The regulatory incentive has also been heard from tug designers, builders, operators, and engine manufacturers. Svitzer has cut thousands of tonnes of CO2 from its operations by reducing tug speeds before and after assisting vessels, and by the use of biofuels in its UK tugs; those operational changes and recent work with an engine manufacture to explore methanol dual-fuel retrofits for the fleet are in pursuit of ambitious targets of a 50% cut in carbon intensity from operations by 2030 and carbon neutral operations by 2040.

As of early May 2022, DNV’s Alternative Fuels Insight (AFI) platform listed 24 LNG tugs on the water and 18 on order, one methanol tug in operation, one hydrogen tug in operation, and a total of 19 tugs in operation and on order using batteries in pure electric and hybrid applications.

The sole hydrogen-fuel tug on the list is Hydrotug 1. The first-of-its-kind vessel was designed by CMB’s hydrogen and ammonia technology company CMB.TECH and deployed to the Port of Antwerp-Bruges.

Alexander Saverys, CEO of CMB told ICS that the company’s investment in hydrogen technology was spurred by tightening global sulphur regulations around 15 years ago.
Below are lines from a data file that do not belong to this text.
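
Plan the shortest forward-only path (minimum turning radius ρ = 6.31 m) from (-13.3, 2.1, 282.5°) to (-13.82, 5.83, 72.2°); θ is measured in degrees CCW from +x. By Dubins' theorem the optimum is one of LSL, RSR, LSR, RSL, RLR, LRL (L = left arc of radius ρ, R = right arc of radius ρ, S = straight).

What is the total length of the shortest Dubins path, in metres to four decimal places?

Let ψ = atan2(Δy, Δx) = atan2(3.73, -0.52) = 97.9365° be the start→goal bearing.
Normalize: d = |goal − start| / ρ = 3.766072/6.31 = 0.596842, α = (θ_start − ψ) mod 360° = 184.5635° = 3.221241 rad, β = (θ_goal − ψ) mod 360° = 334.2635° = 5.833999 rad.
Common terms: sin α = -0.079565, cos α = -0.996830, sin β = -0.434232, cos β = 0.900801, cos(α−β) = -0.863396, d² = 0.356220. Work in radians in the unit-radius frame; every candidate has L = ρ·(t + p + q).
LSL: p² = 2 + d² − 2cos(α−β) + 2d(sin α − sin β) = 4.506373; p = √p² = 2.122822; φ = atan2(cos β − cos α, d + sin α − sin β) = 1.106013 rad; t = (φ − α) mod 2π = 4.167957 rad, q = (β − φ) mod 2π = 4.727986 rad → L = 6.31·(4.167957 + 2.122822 + 4.727986) = 6.31·11.018765 = 69.528407 m
RSR: p² = 2 + d² − 2cos(α−β) + 2d(sin β − sin α) = 3.659650; p = √p² = 1.913021; φ = atan2(cos α − cos β, d − sin α + sin β) = -1.443863 rad; t = (α − φ) mod 2π = 4.665105 rad, q = (φ − β) mod 2π = 5.288508 rad → L = 6.31·(4.665105 + 1.913021 + 5.288508) = 6.31·11.866634 = 74.878460 m
LSR: p² = d² − 2 + 2cos(α−β) + 2d(sin α + sin β) = -3.983882 < 0 → infeasible
RSL: p² = d² − 2 + 2cos(α−β) − 2d(sin α + sin β) = -2.757260 < 0 → infeasible
RLR: c = (6 − d² + 2cos(α−β) + 2d(sin α − sin β))/8 = 0.542544; p = 2π − arccos c = 5.285851 rad; φ = atan2(cos α − cos β, d − sin α + sin β) = -1.443863 rad; t = (α − φ + p/2) mod 2π = 1.024845 rad, q = (α − β − t + p) mod 2π = 1.648248 rad → L = 6.31·(1.024845 + 5.285851 + 1.648248) = 6.31·7.958945 = 50.220941 m
LRL: c = (6 − d² + 2cos(α−β) − 2d(sin α − sin β))/8 = 0.436703; p = 2π − arccos c = 5.164320 rad; φ = atan2(cos β − cos α, d + sin α − sin β) = 1.106013 rad; t = (φ − α + p/2) mod 2π = 0.466932 rad, q = (β − α − t + p) mod 2π = 1.026961 rad → L = 6.31·(0.466932 + 5.164320 + 1.026961) = 6.31·6.658212 = 42.013320 m
Shortest: LRL with L = 42.013320 m ≈ 42.0133 m

42.0133 m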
For CMB, the emissions savings did not justify the cost for LNG technology and the limits of batteries left hydrogen and ammonia as their future fuels.

“The Port of Antwerp has supported us in the Hydrotug project by giving us a commercial contract that has allowed the development and the construction. This then allowed us to finetune regulations in collaboration with local authorities. We believe more of these initiatives are needed to fast track the deployment of zero-emission harbour craft,” said Saverys.

Wider adoption of hydrogen and ammonia is currently limited by the price of hydrogen and availability of the molecules, said Saverys: “The technology is not a barrier. Fuel cells and hydrogen combustion engines are available.”

For hydrogen as with other future fuels, harbour craft have the potential to bring small scale supply chains and infrastructure for fuels into ports which could be upscaled as demand and operational experience increase.